Huzurlu kalmak için ağırlıklarımızı atmaya, istiğfar ve kelime-i tevhitlere devam edelim. Manevi ağırlıklarımız gibi maddi ağırlıklarımızdan da kurtulalım. Evimizde bir kış boyunca bir kez giyip sonra kışlıklarla beraber kaldırdığımız onca kıyafet, birkaç tane olup da mevsim boyu tozlanan ayakkabı, yüklükte “Bir gün kalabalık misafir gelirse lazım olur.” diye beklettiğimiz bir sürü yorgan, battaniye veyahut döşek vardır.

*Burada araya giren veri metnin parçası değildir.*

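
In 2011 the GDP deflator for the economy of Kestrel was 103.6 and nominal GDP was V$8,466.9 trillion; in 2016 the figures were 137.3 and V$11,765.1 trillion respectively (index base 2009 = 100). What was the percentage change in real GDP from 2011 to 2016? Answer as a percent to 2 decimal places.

Deflate each year: 2011 → 8466.9/1.036 = 8172.68; 2016 → 11765.1/1.373 = 8568.90.
So real GDP changed by 8568.90/8172.68 − 1 = 0.0485, i.e. 4.85%.

4.85%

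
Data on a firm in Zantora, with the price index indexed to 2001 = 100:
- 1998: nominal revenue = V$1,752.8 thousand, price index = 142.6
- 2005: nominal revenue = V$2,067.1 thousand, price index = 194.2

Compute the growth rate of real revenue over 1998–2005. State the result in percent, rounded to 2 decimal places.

Deflate each year: 1998 → 1752.8/1.426 = 1229.17; 2005 → 2067.1/1.942 = 1064.42.
So real revenue changed by 1064.42/1229.17 − 1 = -0.1340, i.e. -13.40%.

-13.40%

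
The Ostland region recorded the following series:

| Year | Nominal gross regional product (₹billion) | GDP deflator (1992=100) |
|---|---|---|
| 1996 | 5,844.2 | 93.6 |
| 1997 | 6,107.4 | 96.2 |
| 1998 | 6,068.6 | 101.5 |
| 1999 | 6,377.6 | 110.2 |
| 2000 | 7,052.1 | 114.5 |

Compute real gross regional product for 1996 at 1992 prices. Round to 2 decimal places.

Real gross regional product 1996 = 5844.2 / 0.936 = 6243.80.

₹6,243.80 billion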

Dolabımızı açtığımızda üstümüze yürüyen kıyafetler, üzerimizde maddi olduğu gibi manevi ağırlık da yapar. Böyle bir sevap kapısı elimize geçmişken, ağırlıklarımızdan en güzel bir şekilde kurtulalım. Ancak bunu yaparken dikkat edelim de bizim ağırlıklarımız başkalarına yük olmasın.

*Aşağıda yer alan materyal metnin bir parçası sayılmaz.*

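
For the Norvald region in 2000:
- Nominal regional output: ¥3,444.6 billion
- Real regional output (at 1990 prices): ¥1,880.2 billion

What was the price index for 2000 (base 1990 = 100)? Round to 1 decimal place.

price index = (Nominal / Real) × 100 = 3444.6 / 1880.2 × 100 = 183.20.

183.2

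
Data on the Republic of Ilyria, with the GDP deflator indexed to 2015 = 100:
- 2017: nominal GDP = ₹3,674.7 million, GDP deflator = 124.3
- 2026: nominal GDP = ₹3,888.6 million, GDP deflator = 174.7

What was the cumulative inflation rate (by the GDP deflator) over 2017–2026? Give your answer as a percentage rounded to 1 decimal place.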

Bakara 267. ayette buyrulur: “Kendinizin gözünüzü kapatmadan alamayacağınız bayağı şeyleri infak etmeye kalkışmayın…”
STK’lardan ricamız, halkımızın bilinçsizliğine, -açık ifade edecek olursak- makyaj malzemesi, topuklu ayakkabı vermesine, çöpe atacakları eşyaları vakıflara göndermelerine rağmen ikinci el kıyafet ve eşyaları da kabul etmeleridir. Zira kullanılmayacak haldeki eşyalar bile bir kenara ayrılıp yakacak olarak, tutuşturma amaçlı bile kullanılabilir.
Rabbim cümlemizin yardımcısı olsun. Yaralarımızı merhametiyle sarsın, kalplerimizi muhabbetiyle sarıp sarmalasın. Dünya hali her şey mümkün… Her daim hakkınızı helal edin.